Wilderness Photography has its own form of purgatory. For two days I would walk over to a different window at Scott-Kilvert hut and look at the bitingly cold wind and rain push around the trees with Cradle Mountain blanketed in cloud. A feeling of frustration sitting on my chest as I looked out the window. Occasionally I would venture out, stand at a location, my tripod mounted camera covered by a plastic bag with sleet hitting me in the back, waiting for a break in the weather. Patience exhausted, I would move on and look back to see the momentary break in weather occur.

Then there was The Labyrinth, were I stood for 45 minutes waiting for the cloud to move off The Acropolis and then have two walkers enter the shot and stand there looking at me just as the cloud lifted. Not forgetting Narcissus Bay, were I rose before dawn on a cloud-less day and set up my gear, only to have the clouds move in from the north just as the sun rose.

Then there were the photo opportunities I chose to ignore because of perceived time pressure, the weather or tiredness and then regret not stopping.
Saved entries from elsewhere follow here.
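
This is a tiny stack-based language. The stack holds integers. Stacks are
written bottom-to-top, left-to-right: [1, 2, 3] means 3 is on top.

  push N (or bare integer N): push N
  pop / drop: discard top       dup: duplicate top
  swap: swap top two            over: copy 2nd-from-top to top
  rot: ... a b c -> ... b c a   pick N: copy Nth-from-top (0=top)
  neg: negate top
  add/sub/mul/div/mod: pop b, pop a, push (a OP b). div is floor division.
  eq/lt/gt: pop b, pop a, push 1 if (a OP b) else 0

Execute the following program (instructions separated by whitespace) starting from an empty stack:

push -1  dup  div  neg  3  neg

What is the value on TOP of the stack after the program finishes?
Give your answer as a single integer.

Answer: -3

Derivation:
After 'push -1': [-1]
After 'dup': [-1, -1]
After 'div': [1]
After 'neg': [-1]
After 'push 3': [-1, 3]
After 'neg': [-1, -3]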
Clearly the lesson learnt was: "If the opportunity presents itself, take it!"

Did I enjoy myself? Yes, so much so I nearly re-stocked and went back in.

What did I gain from the experience? From the 11 roles of slide film I did gain a few good shots. I lost three kilos in weight. I learnt a lot.

Over the past two years I have been increasing my knowledge of photography and building up a library of shots on the Budawangs, The Jagungal Wilderness and now The Overland Track. It was my initial intention back then to share with others the majesty of what we experience on our trips by publishing my work and giving slide shows to interested groups. I feel it is important that we impart to the armchair travelers and environmentalists an idea of what is in our remarkable bush and why it is so important.

As part of that process I hope by the end of the year to have an Internet home page set up so I can publish my work on the net. Who knows, I might even make some money out of it.

NOTE:  This trip report is now a few years old.